11. Pok Pok's Tamarind Whiskey Sour re-inforced how well tamarind's acid complements citrus drinks!
10. The Moroccan Old Fashioned is an excellent drink I had in Nashua, NH. It was created by now famous Boston bartender Sean Frederick just as he was getting his start behind the stick! The Berber syrup recipe he provided might be part of the post's draw.
9. The Cradle of Life created for PKNY's opening menu is not only a popular post but it contains the most pilfered photo I have ever taken (and launched countless successful DMCA takedown requests). Fire!
8. The Bohemian is one of the many examples of why Misty Kalkofen is the grand wizard of St. Germain drink creation. Gin, grapefruit, elderflower, and bitters proved to be a neo-classic.
7. My favorite Manhattan variations right after the Brooklyn is the Green Point (but with the bitters added, see comment at end of post) with Yellow not Green Chartreuse. Perhaps the Little Italy has been gaining ground lately too.

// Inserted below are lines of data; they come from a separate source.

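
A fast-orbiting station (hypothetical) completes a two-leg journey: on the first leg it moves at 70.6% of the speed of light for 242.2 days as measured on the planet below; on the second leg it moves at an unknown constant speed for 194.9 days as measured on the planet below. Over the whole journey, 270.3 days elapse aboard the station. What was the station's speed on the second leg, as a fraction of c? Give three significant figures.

β = 0.862

Leg 1: β = 0.706; γ = 1/√(1 − 0.706²) = 1/√0.5016 = 1.412; τ_1 = 242.2/1.412 = 171.5 days.
Leg 2: speed unknown; τ_2 = 194.9/γ_2.
Total proper time: 171.5 + τ_2 = 270.3, so τ_2 = 270.3 − 171.5 = 98.77 days.
γ_2 = 194.9/98.77 = 1.973; β = √(1 − 1/γ²) = √0.7432.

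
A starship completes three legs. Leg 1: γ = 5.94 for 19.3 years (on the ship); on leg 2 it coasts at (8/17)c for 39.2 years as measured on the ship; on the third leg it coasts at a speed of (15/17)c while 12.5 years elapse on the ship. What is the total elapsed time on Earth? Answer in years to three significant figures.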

6. Dirt 'n' Diesel from Tavern Law in Seattle comes across like a deliciously dark and amaro-laden Corn 'n' Oil.
5. Ryan Lotz's Black Cadillac is a Flip that he concocted at Lineage. In addition to the whole egg, the robust flavors of Laphroaig, Smith & Cross, and stout beer make for an amazing nightcap!
4. The Shanghai Sling is a Chinese 5-spiced syrup variation of a Singapore Sling that I created back in 2009. Really intriguing that out of the 186 drinks marked "original" in the tags, this is the one that appears in the top 26...

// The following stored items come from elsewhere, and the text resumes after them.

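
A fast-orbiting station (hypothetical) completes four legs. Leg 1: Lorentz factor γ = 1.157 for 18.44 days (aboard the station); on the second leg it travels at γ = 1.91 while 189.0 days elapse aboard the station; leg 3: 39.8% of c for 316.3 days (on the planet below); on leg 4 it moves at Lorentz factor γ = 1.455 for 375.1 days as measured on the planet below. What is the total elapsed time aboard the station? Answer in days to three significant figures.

Leg 1: 18.44 days is already measured aboard the station.
Leg 2: 189.0 days is already measured aboard the station.
Leg 3: β = 0.398; γ = 1/√(1 − 0.398²) = 1/√0.8416 = 1.090; τ_3 = 316.3/1.090 = 290.2 days.
Leg 4: γ = 1.455; τ_4 = 375.1/1.455 = 257.8 days.
Total: 18.44 + 189.0 + 290.2 + 257.8 days.

τ = 755 days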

3. Technically the above statement isn't fully true. The collection of 4 beer cocktails I did for Matt Rowley's "Hard Drinks for Hard Times"-themed Mixology Monday using Heineken Light left by a guest at one of our parties (here as a sub for sparkling wine) has some variations that I crafted.

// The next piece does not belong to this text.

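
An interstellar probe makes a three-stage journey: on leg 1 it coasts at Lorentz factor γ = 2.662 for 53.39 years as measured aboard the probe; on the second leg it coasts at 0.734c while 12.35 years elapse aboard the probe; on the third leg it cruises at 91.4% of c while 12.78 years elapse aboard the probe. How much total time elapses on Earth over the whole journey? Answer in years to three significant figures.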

2. Drink's 1919 paying tribute to the Great Molasses Flood that preceded Prohibition is one of the two year-named drinks. A split based rum and rye Manhattan or perhaps Vieux Carré/De La Louisiane is another Boston neo-classic.
1. The number one most clicked on post is another year based one that pays tribute to the Whiskey Rebellion, the 1794. Swapping a Boulevardier's Bourbon for rye and adding molé bitters for the win!

Overall, there is a great skew towards recipes posted between 2009 and 2012 where 23 of the 26 fall. 2009 was the only one post higher than 2011. Cheers!